Qual o tipo de atuação
desses médicos cubanos?
Os cubanos são o último
grupo na lista de prioridade para alocação de vagas. Ou seja, ficaram com as
vagas que não foram preenchidas por brasileiros e por estrangeiros de outras
nacionalidades. Assim, a maioria dos cubanos foi para locais que os outros profissionais
não quiseram ir. Isso inclui periferias de cidades grandes, municípios menores
e com menos estrutura e distritos indígenas.
Há restrição de
nacionalidade para os médicos estrangeiros?
Sim, mas apenas no caso
daqueles que não se formaram no Brasil. Eles não podem ser de países em que a
proporção de médicos por mil habitantes seja inferior a 1,8. Essa é a proporção
que o Brasil tinha em 2013, quando o Mais Médicos foi criado.

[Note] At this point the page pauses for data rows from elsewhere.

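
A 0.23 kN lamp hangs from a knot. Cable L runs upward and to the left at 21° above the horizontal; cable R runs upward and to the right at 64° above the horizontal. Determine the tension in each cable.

ΣF_x = 0: −T_L·cos21° + T_R·cos64° = 0 → T_R = 2.12966·T_L.
ΣF_y = 0: T_L·sin21° + T_R·sin64° = 0.23.
Substitute: T_L·(0.358368 + 2.12966·0.898794) = 0.23 → T_L = 0.10121 ≈ 0.1012 kN.
Then T_R = 2.12966 × 0.10121 = 0.2155 kN.

T_L = 0.1012 kN, T_R = 0.2155 kN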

Há quantos médicos cubanos
trabalhando pelo Mais Médicos?
Atualmente, o programa soma
18.240 vagas distribuídas em cerca de 4.000 municípios. Destas, cerca de 8.500
(aproximadamente 47%) são ocupadas por médicos cubanos. Eles trabalham em 2.885
cidades, sendo que 1.575 municípios só possuem cubanos no programa (80% desses locais
têm menos de 20 mil habitantes). São 300 os médicos de Cuba que atuam em
aldeias indígenas, o que corresponde a 75% do total que atende essa população. Outras
4.721 (25,8%) vagas são ocupadas por brasileiros formados no Brasil e
3.430 (18,8%) por intercambistas
(médicos brasileiros formados no exterior ou de outras nacionalidades). Há
ainda outras 1.533 vagas que não foram ocupadas.
Como fica o programa? Haverá
alguma mudança imediata?
Ainda não se sabe. À Folha o
ministro da Saúde, Gilberto Occhi, disse que a pasta ainda não foi comunicada
oficialmente da decisão do governo de Cuba. "Estamos avaliando ainda.
Precisamos ser comunicados oficialmente para saber como será a transição",
disse. Questionada, a Opas disse ter comunicado o Ministério da Saúde na manhã
desta quarta-feira (14), após saber da decisão de Cuba. Ainda não há
informações de como deve ocorrer a saída dos profissionais cubanos, mas a
previsão é que os médicos deixem o país até no máximo 31 de dezembro -antes,
assim, da posse de Bolsonaro.
Há médicos brasileiros
suficientes para reposição?
Em tese sim, mas a reposição
levaria tempo. Hoje, há 1.533 vagas não preenchidas entre as 18 mil
disponíveis. Os últimos três editais abertos no programa tiveram vagas
preenchidas apenas com brasileiros. Ainda assim, a saída dos cubanos deixaria
um buraco de 8.000 profissionais, e boa parte da vaga está em locais mais
pobres e com menos estrutura, onde os médicos brasileiros nem sempre querem ir.
Seria preciso, portanto, criar novos incentivos para atrair profissionais a
essas localidades. Mauro Junqueira, presidente do Conasems (Conselho Nacional
de Secretários Municipais de Saúde), acredita que é possível suprir as baixas,
mas isso não acontecerá de forma imediata.